To prevent such a behavior we ought to keep track of the states that
we have already computed.
Before getting to the solution, I'd like to take the liberty to
modify your definition for the FSM to improve readability (at the
expense of efficiency). I'd like to be able to print automata, to see
what exactly I have determinized.
data FaState l = FaState {label :: l, acceptQ :: Bool, trans :: [[l]]}
deriving(Eq,Show)
-- states start states
data FA l = FA [(l,FaState l)] [l] deriving Show
The transition function is now the list of labels rather than the list
of states. A naive NFA recognizing a sample 0*(0(0+1)*)* can be written
as
dom18 = FA [(1,one), (2,two)] [1]
where one = FaState 1 True [[1,2],[]]
two = FaState 2 True [[2,1],[2,1]]
(BTW, I had trouble with the automaton in the original article. That
NFA recognized [1], which it should not). The acceptance function can
be written as
finAuAcceptStringQ :: (Eq l) => FA l -> [Int] -> Bool
finAuAcceptStringQ (FA all_states start_labels) str =
or [acceptP (locate_state l) str | l <- start_labels]
where locate_state l = let (Just state) = lookup l all_states in state
acceptP (FaState _ acceptQ _) [] = acceptQ
acceptP (FaState _ _ trans) (a:as) =
or [ acceptP (locate_state l) as | l <- followerStates ]
where followerStates =
if a > (length trans) - 1 then []
else trans!!a
The determinizer can then be written as follows:
finAuDeterminize (FA all_states start_labels) = FA all_states' [start_label']
where
-- [NFA_labels] -> DFA_labels
det_labels = sort . nub
start_label' = det_labels start_labels
-- DFA states
all_states' = build_states [start_label'] []

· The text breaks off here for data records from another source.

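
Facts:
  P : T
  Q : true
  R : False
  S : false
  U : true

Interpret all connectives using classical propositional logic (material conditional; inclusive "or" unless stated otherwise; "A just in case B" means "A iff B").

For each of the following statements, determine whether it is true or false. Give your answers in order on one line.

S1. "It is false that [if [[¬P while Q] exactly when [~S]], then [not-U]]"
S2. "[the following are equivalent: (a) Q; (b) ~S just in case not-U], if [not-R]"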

-- build_states labels seen_labels
-- lazily builds the list of DFA states. 'labels' is the list
-- of labels for the states to build. seen_labels are the labels
-- of the states we have built already
build_states [] seen_labels = []
build_states (l:labels) seen_labels =
if l `elem` seen_labels then -- already built DFA state l
build_states labels seen_labels
else really_build l labels seen_labels
-- Build a DFA state with a label 'dfa_label' and return a list
-- of the constructed state and a promise to build the follower states
really_build dfa_label labels seen_labels =
(dfa_label,dfa_state):
build_states new_labels (dfa_label:seen_labels)
where
dfa_state = FaState dfa_label acceptQ' trans'
locate_state l = let (Just state) = lookup l all_states in state
nfa_states = map locate_state dfa_label
acceptQ' = or (map acceptQ nfa_states)
trans' = map ((:[]).det_labels.concat) $
transpose $ map trans nfa_states
new_labels = (concat trans') ++ labels
test1' = finAuAcceptStringQ (finAuDeterminize dom18) [0,1,0,1]
test2' = finAuAcceptStringQ (finAuDeterminize dom18) [1,0]

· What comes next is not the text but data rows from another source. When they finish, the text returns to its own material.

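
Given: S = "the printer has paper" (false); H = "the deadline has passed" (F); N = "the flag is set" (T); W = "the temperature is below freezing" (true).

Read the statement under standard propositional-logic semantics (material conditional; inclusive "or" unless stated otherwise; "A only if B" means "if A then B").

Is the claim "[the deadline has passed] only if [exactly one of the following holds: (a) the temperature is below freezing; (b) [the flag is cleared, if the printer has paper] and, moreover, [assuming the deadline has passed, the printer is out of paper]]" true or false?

Formalization: H → (W ⊕ ((S → ¬N) ∧ (H → ¬S)))

¬N = ¬T = F
S → ¬N = F → F = T
¬S = ¬F = T
H → ¬S = F → T = T
(S → ¬N) ∧ (H → ¬S) = T ∧ T = T
W ⊕ ((S → ¬N) ∧ (H → ¬S)) = T ⊕ T = F
H → (W ⊕ ((S → ¬N) ∧ (H → ¬S))) = F → F = T

True.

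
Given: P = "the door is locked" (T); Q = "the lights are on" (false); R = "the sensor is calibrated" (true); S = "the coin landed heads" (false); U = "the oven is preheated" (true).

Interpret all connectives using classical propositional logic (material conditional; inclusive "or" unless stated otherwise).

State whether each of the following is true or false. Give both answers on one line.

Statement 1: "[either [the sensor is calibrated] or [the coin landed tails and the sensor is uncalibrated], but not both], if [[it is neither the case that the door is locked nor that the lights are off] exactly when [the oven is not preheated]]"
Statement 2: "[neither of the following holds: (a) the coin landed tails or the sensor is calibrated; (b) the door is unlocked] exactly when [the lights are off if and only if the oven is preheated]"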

The states of the output DFA are built lazily. Each state is constructed
only once. To see that equivalent states are not duplicated, we can
check the result of determinizing the dom18: finAuDeterminize dom18
prints
FA [([1], FaState{label=[1], acceptQ=True, trans=[[[1,2]],[[]]]}),
([1,2], FaState{label=[1,2],acceptQ=True, trans=[[[1,2]],[[1,2]]]}),
([], FaState{label=[], acceptQ=False,trans=[]})]
[[1]] -- the starting state
which is indeed a DFA (and so happens, the minimal one).